分析
设 $f_{i ,j, w}$ 为从 $i$ 走到 $j$、权值和为 $w$ 的方案数,$g_{i, j, w}$ 表示连接 $i,j$ 的权值为 $k$ 的边数。
那么有
$$
f_{i, j, w} = \sum_{k = 1}^n \sum_{v} f_{i, k, v} \times g_{k, j, w - v} + [i = j \land w = 0]
$$
后面那个中括号表示不走的情况。
设 $F_{i,j}(x) = \sum_{k\geq 0} f_{i,j,k} x^k$,$G_{i,j}(x) = \sum_{k\geq 0} g_{i, j, k} x^k$,并设 $F,G$ 表示这两个生成函数构成的矩阵,则有
$$
F = F\times G + I
$$
即
$$
F = \frac{I}{I - G}
$$
可以证明 $I-G$ 一定是可逆的。

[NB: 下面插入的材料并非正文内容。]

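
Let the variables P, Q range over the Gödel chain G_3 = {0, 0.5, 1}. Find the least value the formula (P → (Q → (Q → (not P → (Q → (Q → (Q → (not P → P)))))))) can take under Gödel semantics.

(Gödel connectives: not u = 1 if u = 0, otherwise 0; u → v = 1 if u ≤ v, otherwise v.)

Every assignment gives 1. For instance at P = 0, Q = 0:
  not P: Gödel ¬ of 0 = 1 (operand is 0)
  not P: Gödel ¬ of 0 = 1 (operand is 0)
  (not P → P): 1 > 0, so result = 0
  (Q → (not P → P)): 0 ≤ 0, so result = 1
  (Q → (Q → (not P → P))): 0 ≤ 1, so result = 1
  (Q → (Q → (Q → (not P → P)))): 0 ≤ 1, so result = 1
  (not P → (Q → (Q → (Q → (not P → P))))): 1 ≤ 1, so result = 1
  (Q → (not P → (Q → (Q → (Q → (not P → P)))))): 0 ≤ 1, so result = 1
  (Q → (Q → (not P → (Q → (Q → (Q → (not P → P))))))): 0 ≤ 1, so result = 1
  (P → (Q → (Q → (not P → (Q → (Q → (Q → (not P → P)))))))): 0 ≤ 1, so result = 1
All 9 assignments give value 1 — the formula is a G_3-tautology.

1.00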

于是我们只需要求一个每个元素都是一个多项式的矩阵的逆,和普通矩阵求逆类似地做即可。
然而这题还卡常,需要精细地实现来减少 NTT 的次数,最好把预处理原根、取模优化、寻址优化什么的都加上去。
代码
// ====================================
// author: M_sea
// website: https://m-sea-blog.com/
// ====================================
#include <bits/stdc++.h>
#define file(x) freopen(#x".in", "r", stdin), freopen(#x".out", "w", stdout)
#define debug(...) fprintf(stderr, __VA_ARGS__)
using namespace std;
typedef long long ll;
int read() {
int X = 0, w = 1; char c = getchar();
while (c < '0' || c > '9') { if (c == '-') w = -1; c = getchar(); }
while (c >= '0' && c <= '9') X = X * 10 + c - '0', c = getchar();
return X * w;
}
const int N = 8 + 5, W = 131072 + 10;
const int mod = 998244353;
int upd(const int &x) { return x + (x >> 31 & mod); }
int qpow(int a, int b) {
int c = 1;
for (; b; b >>= 1, a = 1ll * a * a % mod)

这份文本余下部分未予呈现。